Il est difficile d’exprimer les sentiments qui engourdissent le cerveau en regardant des images de guerre à la télévision à la maison. La table remplie d'aliments variés sans manquer d'harmonie familiale alors que les victimes ont faim nous culpabilise. Les images montrent un bâtiment dans lequel ne subsistent que des piliers soutenant un morceau de toit après la chute d'une bombe larguée par l'ennemi. A travers une fenêtre à moitié détruite, un enfant au visage couvert de poussière et de sang. Son image me reste en tête. Nous continuons à manger, nous commentons cette tragédie. Qu’est-ce qui pousse les êtres humains à une telle destruction ? Je me demande si ces dirigeants à la main de fer étaient des avatars ou des robots créés par des humains en laboratoire, mal programmés, défectueux, sans tripes… Il faudrait les jeter à la ferraille pour être recyclés avec âme et émotions.

Chapelle Pilar Valero. Saragosse

nous n'en pouvons plus

Ni les jeunes, ni les plus de 50 ans ; ni migrants ni nationaux ; ni familles ni célibataires sans fardeaux… Nous étouffons ! Le taux de risque de pauvreté ou d'exclusion sociale atteint 26,5% de la population espagnole.

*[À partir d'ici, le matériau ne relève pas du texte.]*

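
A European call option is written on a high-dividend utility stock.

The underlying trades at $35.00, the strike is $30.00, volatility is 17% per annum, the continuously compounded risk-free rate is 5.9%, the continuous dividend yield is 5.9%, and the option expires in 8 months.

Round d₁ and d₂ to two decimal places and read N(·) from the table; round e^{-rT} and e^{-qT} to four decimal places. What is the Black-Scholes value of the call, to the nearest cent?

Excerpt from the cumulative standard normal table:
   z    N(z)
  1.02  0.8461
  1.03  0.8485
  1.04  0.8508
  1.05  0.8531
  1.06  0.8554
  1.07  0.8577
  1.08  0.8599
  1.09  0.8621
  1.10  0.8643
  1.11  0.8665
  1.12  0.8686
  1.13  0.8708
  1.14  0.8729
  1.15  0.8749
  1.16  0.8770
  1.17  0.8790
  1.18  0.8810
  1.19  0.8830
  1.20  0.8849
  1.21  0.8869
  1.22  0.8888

$5.11

σ√T = 0.17·√0.6667 = 0.1388
d₁ = [ln(35/30) + (0.059 − 0.059 + 0.17²/2)·0.6667] / 0.1388 = [0.1542 + 0.0096] / 0.1388 = 1.1800 ≈ 1.18
d₂ = d₁ − σ√T = 1.1800 − 0.1388 = 1.0412 ≈ 1.04
exp(−qT) = exp(−0.059·0.6667) = 0.9614;  exp(−rT) = exp(−0.059·0.6667) = 0.9614
N(d₁) = N(1.18) = 0.8810;  N(d₂) = N(1.04) = 0.8508
C = 35·0.9614·0.8810 − 30·0.9614·0.8508 = 29.6448 − 24.5388 = 5.1060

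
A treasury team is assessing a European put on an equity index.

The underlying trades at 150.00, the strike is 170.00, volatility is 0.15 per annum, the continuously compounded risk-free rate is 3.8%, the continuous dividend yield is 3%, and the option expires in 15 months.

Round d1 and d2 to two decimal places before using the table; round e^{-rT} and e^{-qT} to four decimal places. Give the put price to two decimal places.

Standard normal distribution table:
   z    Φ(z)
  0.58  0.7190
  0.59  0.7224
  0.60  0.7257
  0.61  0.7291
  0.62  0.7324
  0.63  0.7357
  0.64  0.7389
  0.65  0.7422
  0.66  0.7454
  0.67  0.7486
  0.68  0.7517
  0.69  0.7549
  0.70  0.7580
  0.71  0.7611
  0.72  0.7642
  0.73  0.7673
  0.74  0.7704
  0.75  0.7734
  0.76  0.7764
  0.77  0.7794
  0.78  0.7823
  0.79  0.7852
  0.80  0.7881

σ√T = 0.15 × 1.1180 = 0.1677
ln(S/K) + (r − q + σ²/2)T = ln(150/170) + (0.038 − 0.03 + 0.15²/2)·1.25 = -0.1252 + 0.0241 = -0.1011
d₁ = -0.1011 / 0.1677 = -0.6028 → -0.60
d₂ = d₁ − σ√T = -0.6028 − 0.1677 = -0.7706 → -0.77
exp(−qT) = exp(−0.03·1.25) = 0.9632;  exp(−rT) = exp(−0.038·1.25) = 0.9536
N(−d₂) = N(0.77) = 0.7794;  N(−d₁) = N(0.60) = 0.7257
P = 170·0.9536·0.7794 − 150·0.9632·0.7257 = 126.3501 − 104.8491 = 21.5010

21.50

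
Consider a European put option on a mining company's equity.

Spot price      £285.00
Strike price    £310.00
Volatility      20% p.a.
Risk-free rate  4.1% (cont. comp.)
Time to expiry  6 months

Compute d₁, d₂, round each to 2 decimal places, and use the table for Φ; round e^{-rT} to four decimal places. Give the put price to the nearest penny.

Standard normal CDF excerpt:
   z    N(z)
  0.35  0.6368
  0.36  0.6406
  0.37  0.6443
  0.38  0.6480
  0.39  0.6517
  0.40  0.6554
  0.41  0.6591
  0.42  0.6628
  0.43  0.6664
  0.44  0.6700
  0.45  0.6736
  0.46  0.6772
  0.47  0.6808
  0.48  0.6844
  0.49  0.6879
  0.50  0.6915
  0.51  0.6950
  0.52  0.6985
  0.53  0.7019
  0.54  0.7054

σ√T = 0.2 × 0.7071 = 0.1414
d₁ = [ln(285/310) + (0.041 + 0.2²/2)·0.5] / 0.1414 = [-0.0841 + 0.0305] / 0.1414 = -0.3789 ≈ -0.38
d₂ = d₁ − σ√T = -0.3789 − 0.1414 = -0.5203 ≈ -0.52
exp(−rT) = exp(−0.041·0.5) = 0.9797
N(−d₂) = N(0.52) = 0.6985;  N(−d₁) = N(0.38) = 0.6480
P = 310·0.9797·0.6985 − 285·0.6480 = 212.1393 − 184.6800 = 27.4593

£27.46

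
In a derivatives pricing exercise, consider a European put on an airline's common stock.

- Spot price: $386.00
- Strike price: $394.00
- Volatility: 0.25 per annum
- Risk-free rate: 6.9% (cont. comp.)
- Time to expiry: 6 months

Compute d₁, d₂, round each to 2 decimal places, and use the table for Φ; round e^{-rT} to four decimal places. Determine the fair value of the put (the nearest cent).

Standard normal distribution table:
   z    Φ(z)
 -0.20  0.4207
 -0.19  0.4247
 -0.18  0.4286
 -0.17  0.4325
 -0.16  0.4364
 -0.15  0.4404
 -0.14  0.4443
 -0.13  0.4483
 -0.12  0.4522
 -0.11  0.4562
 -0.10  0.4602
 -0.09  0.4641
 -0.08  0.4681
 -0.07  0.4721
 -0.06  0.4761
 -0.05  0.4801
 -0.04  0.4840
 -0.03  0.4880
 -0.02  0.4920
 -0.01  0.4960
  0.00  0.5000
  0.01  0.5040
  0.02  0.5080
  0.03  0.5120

T = 0.5;  σ√T = 0.1768
ln(S/K) + (r + σ²/2)T = ln(386/394) + (0.069 + 0.25²/2)·0.5 = -0.0205 + 0.0501 = 0.0296
d₁ = 0.0296 / 0.1768 = 0.1675 ≈ 0.17
d₂ = d₁ − σ√T = 0.1675 − 0.1768 = -0.0093 ≈ -0.01
e^(−rT) = e^(−0.069·0.5) = 0.9661
N(−d₂) = N(0.01) = 0.5040;  N(−d₁) = N(-0.17) = 0.4325
P = 394·0.9661·0.5040 − 386·0.4325 = 191.8443 − 166.9450 = 24.8993

$24.90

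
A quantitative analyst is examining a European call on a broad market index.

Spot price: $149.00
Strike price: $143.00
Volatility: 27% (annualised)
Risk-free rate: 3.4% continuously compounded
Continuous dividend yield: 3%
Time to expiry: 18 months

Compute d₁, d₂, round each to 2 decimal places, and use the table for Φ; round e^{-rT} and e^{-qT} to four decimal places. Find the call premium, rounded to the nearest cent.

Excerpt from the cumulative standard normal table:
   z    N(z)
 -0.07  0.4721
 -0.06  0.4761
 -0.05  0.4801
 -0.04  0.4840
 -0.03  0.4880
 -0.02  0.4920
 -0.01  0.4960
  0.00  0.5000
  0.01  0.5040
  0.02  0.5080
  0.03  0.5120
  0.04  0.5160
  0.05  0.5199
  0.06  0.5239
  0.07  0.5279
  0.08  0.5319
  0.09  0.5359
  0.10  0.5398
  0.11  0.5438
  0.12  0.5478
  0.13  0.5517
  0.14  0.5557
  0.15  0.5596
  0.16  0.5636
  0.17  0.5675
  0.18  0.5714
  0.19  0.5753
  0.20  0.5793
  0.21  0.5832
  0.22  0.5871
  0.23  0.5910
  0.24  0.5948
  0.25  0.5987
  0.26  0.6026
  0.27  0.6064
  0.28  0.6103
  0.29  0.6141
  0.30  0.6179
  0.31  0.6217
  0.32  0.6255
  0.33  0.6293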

Dans certains groupes, cet index saigne. Le prix du logement, de l’essence, de l’épicerie, de tout bien ou service essentiel a augmenté de façon exponentielle et, du moins dans mon environnement, personne n’a amélioré ses revenus pour couvrir cette augmentation. Quand allons-nous (métaphoriquement) mettre le feu aux rues ? Gouvernement central, communautés autonomes et partis d’opposition, retroussez vos manches et mettez-vous au travail pour le bien-être des citoyens.

Patricia Florin. Madrid

Bonne orthographe et bonne langue

J’entends mes camarades de langue et littérature espagnoles se plaindre du peu d’appréciation de leur matière, des critiques qu’ils reçoivent de la part des parents et des élèves parce qu’ils sont « très exigeants ». Rien de mieux que de revoir le niveau de discours que nous entendons chaque jour au Congrès des députés avec le nombre d'éclats embarrassants et le vocabulaire très pauvre que nos jeunes augmentent chaque jour. Que veut cette société qui semble ne pas valoriser le langage riche et varié de notre littérature appréciée ? Oh, si seulement Cervantes relevait la tête !

Christine A. Sanz Ahrens. Villaviciosa de Odón (Madrid)

Santé madrilène

Je viens de sortir d'un processus qui aurait pu me laisser totalement handicapé. Je n'ai que des mots de gratitude pour le personnel médical et administratif qui m'a soigné au centre de soins primaires et à l'hôpital. Je ne peux pas en dire autant des responsables de la gestion du processus et des listes d'attente, à qui je dois les quatre mois que j'ai passés pleins de peur et d'incertitude avant d'avoir un diagnostic et les quatre autres mois d'angoisse jusqu'à ma sortie de la salle d'opération. après une opération réussie. Je rêve du jour où le ministre de la Santé et d'autres responsables manifesteront davantage d'intérêt pour le bien-être des Madrilènes.